Some of Moon's poetry is based on her social consciousness. For example, "Forgive Me, Daughter" is a poem for the so-called comfort women who were sex slaves to the Japanese imperial army during the Pacific War in Manchuria, China, and the Southeast Asian jungle. What makes a poet most respectable and admirable is his or her sense of social justice and public spirit. I can see her social consciousness in her other poems such as "Where is My Home?" and "Apartment Cave." From her poems, Korean readers can detect her discontent for the urbanized hometown and Seoul, where she currently lives. Her poems show a resistance for city life, which is losing the sense of aesthetics and nostalgia.

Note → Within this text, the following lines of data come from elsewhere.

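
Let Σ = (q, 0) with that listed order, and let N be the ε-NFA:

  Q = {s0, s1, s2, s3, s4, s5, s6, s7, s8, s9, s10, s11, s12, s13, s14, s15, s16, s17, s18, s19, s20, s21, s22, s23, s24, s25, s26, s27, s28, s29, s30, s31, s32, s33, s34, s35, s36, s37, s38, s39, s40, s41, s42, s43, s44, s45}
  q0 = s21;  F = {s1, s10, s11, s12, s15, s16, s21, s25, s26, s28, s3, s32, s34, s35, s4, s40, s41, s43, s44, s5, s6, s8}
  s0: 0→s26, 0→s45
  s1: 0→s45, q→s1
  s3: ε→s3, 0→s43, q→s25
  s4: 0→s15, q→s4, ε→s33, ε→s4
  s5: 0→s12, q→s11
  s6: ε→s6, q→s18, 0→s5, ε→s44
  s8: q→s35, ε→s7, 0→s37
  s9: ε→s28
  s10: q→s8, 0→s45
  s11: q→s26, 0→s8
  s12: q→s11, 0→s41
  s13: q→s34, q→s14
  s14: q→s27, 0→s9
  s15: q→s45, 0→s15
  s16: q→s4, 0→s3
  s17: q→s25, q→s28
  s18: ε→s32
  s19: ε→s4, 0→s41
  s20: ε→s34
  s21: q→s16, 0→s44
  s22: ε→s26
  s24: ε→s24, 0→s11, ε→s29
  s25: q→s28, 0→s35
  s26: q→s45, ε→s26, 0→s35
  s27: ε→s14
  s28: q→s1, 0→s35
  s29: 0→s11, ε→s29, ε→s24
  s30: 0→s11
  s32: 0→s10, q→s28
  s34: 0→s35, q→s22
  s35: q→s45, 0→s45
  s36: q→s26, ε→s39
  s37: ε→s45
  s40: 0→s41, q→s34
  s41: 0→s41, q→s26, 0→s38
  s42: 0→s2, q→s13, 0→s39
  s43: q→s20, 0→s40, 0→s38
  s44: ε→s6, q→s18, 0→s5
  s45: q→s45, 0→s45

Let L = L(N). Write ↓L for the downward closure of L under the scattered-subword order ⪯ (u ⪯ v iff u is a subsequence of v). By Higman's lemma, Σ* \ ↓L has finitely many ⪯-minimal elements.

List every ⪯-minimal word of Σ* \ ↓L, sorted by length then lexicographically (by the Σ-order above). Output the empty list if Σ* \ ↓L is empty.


|Q|=46, |F|=22, |δ|=84 (20 ε).
min D↑ (22 st, q0=0, F={14}): 0:q→1,0→2 1:q→3,0→4 2:q→5,0→6 3:q→3,0→7 4:q→8,0→9 5:q→10,0→11 6:q→12,0→13 7:q→14,0→7 8:q→10,0→15 9:q→16,0→17 10:q→18,0→15 11:q→19,0→14 12:q→20,0→19 13:q→12,0→21 14:q→14,0→14 15:q→14,0→14 16:q→20,0→15 17:q→16,0→21 18:q→18,0→14 19:q→15,0→14 20:q→14,0→15 21:q→20,0→21.
'qq0q': run [30, 25, 15, 4, 1] end={s45} ∉↓L; 4/4 del acc.
'0q00': N↓-sim [30, 26, 16, 6, 2] end={s37,s45} — reject; 4/4 single-dels accept.
'0qqq0': |S_i|=[30, 26, 16, 9, 3, 1] end={s45} ∉↓L; 5/5 deletions ∈↓L.
'00qqq': |S_i|=[30, 26, 18, 10, 4, 1] end={s45} rej; 5/5 single-dels accept.
'0000qq': N↓-sim [30, 26, 18, 14, 9, 3, 1] end={s45} — reject; 6/6 deletions ∈↓L.
5 obstructions.

Antichain: [qq0q, 0q00, 0qqq0, 00qqq, 0000qq].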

She often writes about her views on poetry in her poems, such as in
: (p. 71)
Is a poet beautiful, An existence who gives life To the roses that bloom upon time? Does she have a life or only words? In her prison, she sees only a hand Writing a poem as she sits alone. Blind as an owl, Her eyes open to poetry. For her reality is always a curse, Love is always a parting. From her solitary cell, she sets words free To fall in love with one another, lay a golden egg. Poetry, child not of silence But of words- Love never spoken Blooms in her poems Like a fresh rose.
Her poems are sophisticated, bold and beautiful. I congratulate her on the release of her book in the United States and send her my best wishes.